Some commonly used curing treatment agents are acridine dyes, ultraviolet (UV) and ionizing radiation, thymine starvation and growth above optimal temperatures. These curing treatment agents interfere with plasmid replication than with bacterial chromosome replication.
Use of Plasmids as Cloning Vectors:
Significance of plasmids dramatically increased with the advent of recombinant DNA technology as they became the first cloning vectors, and even today they are the most widely used cloning vectors especially in gene cloning in bacteria.
They enjoy this status because they have very useful properties as cloning vectors that include:
(i) Small size, which makes the plasmid easy to isolate and manipulate;
(ii) Independent origin of replication, which allows plasmid replication in the cell to proceed independently from direct chromosomal control;
(iii) Multiple copy number, which makes them to be present in the cell in several copies so that amplification of the plasmid DNA becomes easy; and
(iv) Presence of selectable markers such as antibiotic resistance genes, which make detection and selection of plasmid-containing clones easier.

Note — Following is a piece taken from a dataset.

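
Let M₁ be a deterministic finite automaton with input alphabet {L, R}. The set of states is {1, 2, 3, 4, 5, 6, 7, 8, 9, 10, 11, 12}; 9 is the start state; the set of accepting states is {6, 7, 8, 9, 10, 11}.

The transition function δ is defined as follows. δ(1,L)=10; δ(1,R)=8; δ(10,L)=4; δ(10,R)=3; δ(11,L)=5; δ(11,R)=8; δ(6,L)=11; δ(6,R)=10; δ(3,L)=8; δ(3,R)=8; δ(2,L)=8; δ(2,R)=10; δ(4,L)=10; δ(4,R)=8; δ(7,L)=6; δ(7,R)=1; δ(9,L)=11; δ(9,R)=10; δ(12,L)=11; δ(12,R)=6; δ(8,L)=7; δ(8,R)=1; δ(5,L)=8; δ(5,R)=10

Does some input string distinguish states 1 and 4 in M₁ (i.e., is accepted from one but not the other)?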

The plasmid vector is isolated from the bacterial cell and at one site by restriction enzyme. The cleavage converts the circular plasmid DNA into a linear DNA molecule.
Now the two open ends of linear plasmid are joined to the ends of the foreign DNA to be inserted with the help of enzyme DNA ligase. This regenerates a circular hybrid or chimeric plasmid, which is transferred to a bacterium wherein it replicates and perpetuates indefinitely.
One of the most widely used plasmids in gene cloning in bacteria is pBR322, which has both resistance genes for ampicillin and tetracycline and many restriction sites. When a foreign DNA is inserted into the ampicillin resistance gene of pBR322, the plasmid is no longer able to confer resistance to ampicillin.